= Calneh =

City founded by Nimrod

Calneh (כַלְנֵה) was a city founded by Nimrod, mentioned three times in the Hebrew Bible (, and ).
The verse in Genesis reads:
וַתְּהִי רֵאשִׁית מַמְלַכְתֹּו בָּבֶל וְאֶרֶךְ וְאַכַּד וְכַלְנֵה בְּאֶרֶץ שִׁנְעָֽר׃
"And the beginning of his kingdom was Babel, and Erech, and Accad, and Calneh, in the land of Shinar" (KJV)

Historical scholarship proposed candidate locations for the city of "Calneh", but it is now considered most likely, in a suggestion going back to
W.F. Albright (1944), that the word did not in origin refer to a city but has been corrupted from an expression meaning "all of them". In the Revised Standard Version, the English translation of the verse reads:
The beginning of his kingdom was Babel, Erech, and Accad, all of them in the land of Shinar.

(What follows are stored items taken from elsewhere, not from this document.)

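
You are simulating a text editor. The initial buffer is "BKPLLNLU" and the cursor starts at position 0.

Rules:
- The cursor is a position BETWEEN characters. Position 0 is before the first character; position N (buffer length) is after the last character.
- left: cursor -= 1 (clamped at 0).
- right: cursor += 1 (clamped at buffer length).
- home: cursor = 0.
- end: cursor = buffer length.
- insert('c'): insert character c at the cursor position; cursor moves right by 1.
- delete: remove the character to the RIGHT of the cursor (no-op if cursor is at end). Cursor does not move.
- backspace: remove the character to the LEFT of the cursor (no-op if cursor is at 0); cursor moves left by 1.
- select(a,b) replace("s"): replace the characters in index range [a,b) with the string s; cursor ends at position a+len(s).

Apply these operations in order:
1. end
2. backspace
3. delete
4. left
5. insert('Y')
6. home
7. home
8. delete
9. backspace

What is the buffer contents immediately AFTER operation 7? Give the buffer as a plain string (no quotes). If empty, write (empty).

Answer: BKPLLNYL

Derivation:
After op 1 (end): buf='BKPLLNLU' cursor=8
After op 2 (backspace): buf='BKPLLNL' cursor=7
After op 3 (delete): buf='BKPLLNL' cursor=7
After op 4 (left): buf='BKPLLNL' cursor=6
After op 5 (insert('Y')): buf='BKPLLNYL' cursor=7
After op 6 (home): buf='BKPLLNYL' cursor=0
After op 7 (home): buf='BKPLLNYL' cursor=0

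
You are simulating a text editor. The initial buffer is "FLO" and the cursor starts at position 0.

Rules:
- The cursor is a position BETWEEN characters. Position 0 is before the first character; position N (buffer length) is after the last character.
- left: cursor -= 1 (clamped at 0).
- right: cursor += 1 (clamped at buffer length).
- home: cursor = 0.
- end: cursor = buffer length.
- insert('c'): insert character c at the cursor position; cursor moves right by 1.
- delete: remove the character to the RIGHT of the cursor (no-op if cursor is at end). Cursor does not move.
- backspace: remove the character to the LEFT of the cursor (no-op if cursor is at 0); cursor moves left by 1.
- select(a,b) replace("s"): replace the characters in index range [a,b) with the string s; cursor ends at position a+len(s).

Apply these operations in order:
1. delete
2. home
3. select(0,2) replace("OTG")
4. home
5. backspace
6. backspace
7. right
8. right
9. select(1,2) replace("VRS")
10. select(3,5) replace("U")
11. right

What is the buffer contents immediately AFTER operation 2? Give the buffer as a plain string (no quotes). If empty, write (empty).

Answer: LO

Derivation:
After op 1 (delete): buf='LO' cursor=0
After op 2 (home): buf='LO' cursor=0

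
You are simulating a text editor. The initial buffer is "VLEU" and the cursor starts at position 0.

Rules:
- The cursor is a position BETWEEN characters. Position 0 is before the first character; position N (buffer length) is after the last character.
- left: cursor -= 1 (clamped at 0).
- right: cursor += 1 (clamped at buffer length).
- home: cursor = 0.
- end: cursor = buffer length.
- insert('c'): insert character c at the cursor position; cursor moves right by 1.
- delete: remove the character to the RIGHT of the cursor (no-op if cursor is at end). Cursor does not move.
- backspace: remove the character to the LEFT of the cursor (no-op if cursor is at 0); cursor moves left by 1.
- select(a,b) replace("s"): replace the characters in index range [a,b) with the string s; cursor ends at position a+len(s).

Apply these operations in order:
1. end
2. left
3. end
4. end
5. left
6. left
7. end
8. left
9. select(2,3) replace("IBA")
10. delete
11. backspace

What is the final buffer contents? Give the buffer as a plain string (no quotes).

After op 1 (end): buf='VLEU' cursor=4
After op 2 (left): buf='VLEU' cursor=3
After op 3 (end): buf='VLEU' cursor=4
After op 4 (end): buf='VLEU' cursor=4
After op 5 (left): buf='VLEU' cursor=3
After op 6 (left): buf='VLEU' cursor=2
After op 7 (end): buf='VLEU' cursor=4
After op 8 (left): buf='VLEU' cursor=3
After op 9 (select(2,3) replace("IBA")): buf='VLIBAU' cursor=5
After op 10 (delete): buf='VLIBA' cursor=5
After op 11 (backspace): buf='VLIB' cursor=4

Answer: VLIB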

Calneh ("Chalanne") was identified with Ctesiphon in Jerome's Hebrew questions on Genesis (written ca. 390), following Eusebius of Caesarea.
Easton's 1897 Bible Dictionary silently follows Sir Henry Rawlinson in interpreting the Talmudic passage Joma 10a identifying Calneh with the modern Nippur, a lofty mound of earth and rubbish situated in the marshes on the east bank of the Euphrates, but 30 miles distant from its present course, and about 60 miles south-south-east from Babylon.

A second Calneh is mentioned in the Book of Amos, and some have also associated this place with Calno which is mentioned in similar terms in the Book of Isaiah. () This is identified by some archaeological scholars as Kulnia, Kullani or Kullanhu, modern Kullan-Köy, between Carchemish on the Euphrates River and Arpad near Aleppo in Northern Syria, about ten kilometers southeast from Arpad.
Canneh, mentioned in the Book of Ezekiel 27:23 as one of the towns with which Tyre carried on trade was associated with Calneh by A.T. Olmstead, History of Assyria. Xenophon mentioned a Kainai on the west bank of the Tigris below the Upper Zab.